Image via Cell, 2022, doi:10.1016/j.cell.2022.03.039.

 

An interesting aspect of TALED is the ability of TadA8e to perform A→G editing in mitochondria with double-stranded DNA (dsDNA).

This is a mysterious phenomenon because TadA8e is a protein known to be specific only for single-stranded DNA (ssDNA).

 

“No one had thought of using TadA8e for base editing in mitochondria before, because it should only be specific for single-stranded DNA,” Kim said. “It was this out-of-the-box thinking that really helped us invent TALED.”

 

These authors speculate that DddAtox allows dsDNA to be accessed by transient unwinding of the duplex.

This fleeting but short-lived time window allows the super fast-acting TadA8e to quickly make the necessary edits.

In addition to tweaking the components of TALED, they developed a technique that enables both A→G and C→T base editing as well as A→G base editing only.

 

The authors demonstrated this new technique by creating single-cell-derived clones containing the desired mtDNA edits. Furthermore, they found that TALED was neither cytotoxic nor caused mtDNA destabilization.

Furthermore, there is no undesirable off-target editing in nuclear DNA, and few off-target effects in mtDNA.

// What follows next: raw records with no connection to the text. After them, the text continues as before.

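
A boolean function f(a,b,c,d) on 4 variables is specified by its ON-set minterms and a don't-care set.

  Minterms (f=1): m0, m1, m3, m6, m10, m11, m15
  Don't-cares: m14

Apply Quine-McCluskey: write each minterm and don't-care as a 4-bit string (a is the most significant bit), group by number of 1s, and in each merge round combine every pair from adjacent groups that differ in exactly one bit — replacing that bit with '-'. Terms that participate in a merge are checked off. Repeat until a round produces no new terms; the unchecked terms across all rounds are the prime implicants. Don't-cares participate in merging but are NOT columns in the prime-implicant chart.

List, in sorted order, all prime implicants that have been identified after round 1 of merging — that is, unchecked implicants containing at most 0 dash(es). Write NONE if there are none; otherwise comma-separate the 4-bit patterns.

[col 0] 0000*, 0001*, 0011*, 0110*, 1010*, 1011*, 1110*, 1111*
[col 1] -011, -110, 00-1, 000-, 1-10*, 1-11*, 101-*, 111-*
[col 2] 1-1-
Prime implicants: -011, -110, 00-1, 000-, 1-1-

NONE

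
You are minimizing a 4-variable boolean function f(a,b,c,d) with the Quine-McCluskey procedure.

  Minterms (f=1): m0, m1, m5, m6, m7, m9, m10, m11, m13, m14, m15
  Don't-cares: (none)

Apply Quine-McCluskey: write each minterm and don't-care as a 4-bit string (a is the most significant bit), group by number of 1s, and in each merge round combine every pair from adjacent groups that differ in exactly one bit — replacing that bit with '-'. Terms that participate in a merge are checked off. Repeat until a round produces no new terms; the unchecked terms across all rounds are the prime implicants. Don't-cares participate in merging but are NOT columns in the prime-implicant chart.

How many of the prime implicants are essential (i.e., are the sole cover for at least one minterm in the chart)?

Round 0: 0000✓ 0001✓ 0101✓ 0110✓ 0111✓ 1001✓ 1010✓ 1011✓ 1101✓ 1110✓ 1111✓
Round 1: -001✓ -101✓ -110✓ -111✓ 0-01✓ 000- 01-1✓ 011-✓ 1-01✓ 1-10✓ 1-11✓ 10-1✓ 101-✓ 11-1✓ 111-✓
Round 2: --01 -1-1 -11- 1--1 1-1-
PIs = {--01, -1-1, -11-, 000-, 1--1, 1-1-}
Coverage chart:
  m0: 000- ←essential
  m1: --01,000-
  m5: --01,-1-1
  m6: -11- ←essential
  m7: -1-1,-11-
  m9: --01,1--1
  m10: 1-1- ←essential
  m11: 1--1,1-1-
  m13: --01,-1-1,1--1
  m14: -11-,1-1-
  m15: -1-1,-11-,1--1,1-1-
Essential: -11-, 000-, 1-1-

3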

Their goal is to further improve TALED by increasing editing efficiency and specificity, ultimately paving the way for correction of pathogenic mtDNA mutations in embryonic, fetal, neonatal or adult patients.

They are also focusing on developing TALEDs suitable for A→G base editing of chloroplast DNA. Chloroplast DNA encodes important genes in plant photosynthesis.

 

William I. Suh, IBS Science Communicator, praised, “I think the significance of this discovery is comparable to the invention of the blue LED, which won the Nobel Prize in 2014. Just like the blue light-emitting diode (LED) is what allows us to have high energy efficiency. Like the final piece of the puzzle for white LED light sources, TALEDs are expected to usher in a new era of genome engineering.”

 

 

 

 

 

 

 

 

 

References:

1. Sung-Ik Cho et al. Targeted A-to-G base editing in human mitochondrial DNA with programmable deaminases. Cell, 2022, doi:10.1016/j.cell.2022.03.039.

2. A new era of mitochondrial genome editing has begun
https://www.ibs.re.kr/cop/bbs/BBSMSTR_000000000738/selectBoardArticle.do?nttId=21220&pageIndex=1&searchCnd=&searchWrd=

Major progress: New mitochondrial base editor successfully developed!